I also don't plan on becoming an expert on licensing, I find the topic extremely boring indeed.

I'm a bit confused, there was enthusiasm on twitter and I don't think they were all thieves, but I also don't want to piss off the community, and I respect each of you and your opinions individually too, and am thankful of you taking the time to chime in, so maybe the bottom line is I should just archive it?

moodymudskipper avatar May 03 '21 22:05 moodymudskipper

@moodymudskipper just to be clear, at least as far as I stand, you are not pissing me off at all. I just wanted to make sure that you are aware there might be risk for you here (again, not a lawyer).

I do think the ability to easily excise a small set of no-dependency code from an otherwise dependency heavy package could be useful. IIRC I've seen some pretty long dependency chains brought in for a single function. I can't speak for others.

You might want to look at some history on enterprises that built useful tools that were then misused. Napster has some conceptual overlap with this (very tangential, granted).

brodieG avatar May 03 '21 23:05 brodieG

I think that many R users are not very knowledgeable about the different kinds of free software licenses out there. I think this package makes it very easy for people to violate software licenses without even knowing that they're doing it. Even adding warning messages isn't enough to ensure the users really understand the issues. I'm sure many users out there are even less interested than you are about learning about software licenses -- but it is essential to understand them if you're copying code around. The topic cannot ignored just because it's boring. (I find my taxes boring but I still have to understand them!)

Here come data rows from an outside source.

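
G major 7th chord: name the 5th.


Major 7th chord = root + major 3rd + perfect 5th + major 7th
Seventh chords stack in thirds, so the letter names are G-B-D-F
Root: G
Major 3rd above G: B
Perfect 5th above G: D
Major 7th above G: F#
The 5th = D


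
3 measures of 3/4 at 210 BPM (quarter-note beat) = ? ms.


Step by step:
Quarter-note beat duration = 60000 / 210 ms
Beats per measure (3/4) = 3
One measure = 3 × 60000 / 210 = 180000 / 210 ms
3 measures = 3 × 180000 / 210 = 540000 / 210
= 2571.4 ms


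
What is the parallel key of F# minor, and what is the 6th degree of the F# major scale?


Let's work it out.
Parallel keys share the same tonic but differ in mode
F# minor → parallel is F# major
F# major scale: F# G# A# B C# D# E#
= F# major; 6th degree = D#


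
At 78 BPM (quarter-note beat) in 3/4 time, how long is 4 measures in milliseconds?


Let's work it out.
Quarter-note beat duration = 60000 / 78 ms
Beats per measure (3/4) = 3
One measure = 3 × 60000 / 78 = 180000 / 78 ms
4 measures = 4 × 180000 / 78 = 720000 / 78
= 9230.8 ms


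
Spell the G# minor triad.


Solution.
Minor triad = root + minor 3rd (3 semitones) + perfect 5th (7 semitones)
A triad on G# stacks thirds, so the chord tones use letter names G-B-D
Root: G#
Minor 3rd above G#: B
Perfect 5th above G#: D#
Chord = G# B D#


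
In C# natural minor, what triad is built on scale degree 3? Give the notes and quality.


Solution.
C# natural minor scale: C# D# E F# G# A B
Diatonic triad on degree 3 stacks scale notes 3, 5, 7: E G# B
E→G# = 4 semitones; E→B = 7 semitones → major triad
= E G# B (major)


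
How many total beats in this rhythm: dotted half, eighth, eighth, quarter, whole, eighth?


Working:
Beat values:
  dotted half = 3 beats
  eighth = 0.5 beats
  eighth = 0.5 beats
  quarter = 1 beat
  whole = 4 beats
  eighth = 0.5 beats
Sum = 3 + 0.5 + 0.5 + 1 + 4 + 0.5
= 9.5 beats


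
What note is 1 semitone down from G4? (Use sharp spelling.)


Let's work it out.
G4: chromatic position 7 in octave 4 → absolute = 4×12 + 7 = 55
Transpose down 1: 55 - 1 = 54
54 = 4×12 + 6 → F# in octave 4
Result = F#4


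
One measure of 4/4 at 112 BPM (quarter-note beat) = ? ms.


Let's work it out.
Quarter-note beat duration = 60000 / 112 ms
Beats per measure (4/4) = 4
One measure = 4 × 60000 / 112 = 240000 / 112 ms
= 2142.9 ms


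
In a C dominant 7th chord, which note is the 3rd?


Dominant 7th chord = root + major 3rd + perfect 5th + minor 7th
Seventh chords stack in thirds, so the letter names are C-E-G-B
Root: C
Major 3rd above C: E
Perfect 5th above C: G
Minor 7th above C: Bb
The 3rd = E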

Here's a scenario that is not far-fetched: Start with code from R itself, which is GPL licensed. Someone takes some of that code and puts it in an MIT-licensed package (which violates the GPL). Then a company takes that code, and, thinking it is MIT licensed, puts it in a software product that they are selling (without releasing the source code). It is OK to sell closed-source software that incorporates MIT-licensed code, but it is not OK to sell closed-source software that incorporates GPL-licensed code.

Now there's a problem. The R-core developers are upset because the code they wrote which is intentionally released under the GPL is being sold by someone, in violation of the GPL. The company is upset because they were misled into thinking the code was MIT licensed, and they are now exposed to legal liability. The package author is upset because burglr made it so easy to copy GPL code into their MIT package. (Of course, the package author is also at fault for not learning enough about software licenses.)

wch avatar May 04 '21 00:05 wch

Thanks, I understand your point, I think the following is unlikely however : "The package author is upset because burglr made it so easy to copy GPL code into their MIT package."

If the first thing this author sees when running burglr::burgle() is a scary UI message box titled "Are you breaking the law?" with a summary of the issues at stake, emphasising the responsibility of the user, they cannot be upset that it was made too easy.

It is still easy though, and I agree that the rest of the scenario is plausible.

Maybe a good compromise is that I remove some flexibility, fail if any license is other than MIT or GPL, because they're less common and I don't want to learn about them, and fail, not warn, if there is any incompatibility between the licenses of main package and copied packages. I can offer a diagram of dependencies as a consolation in any case.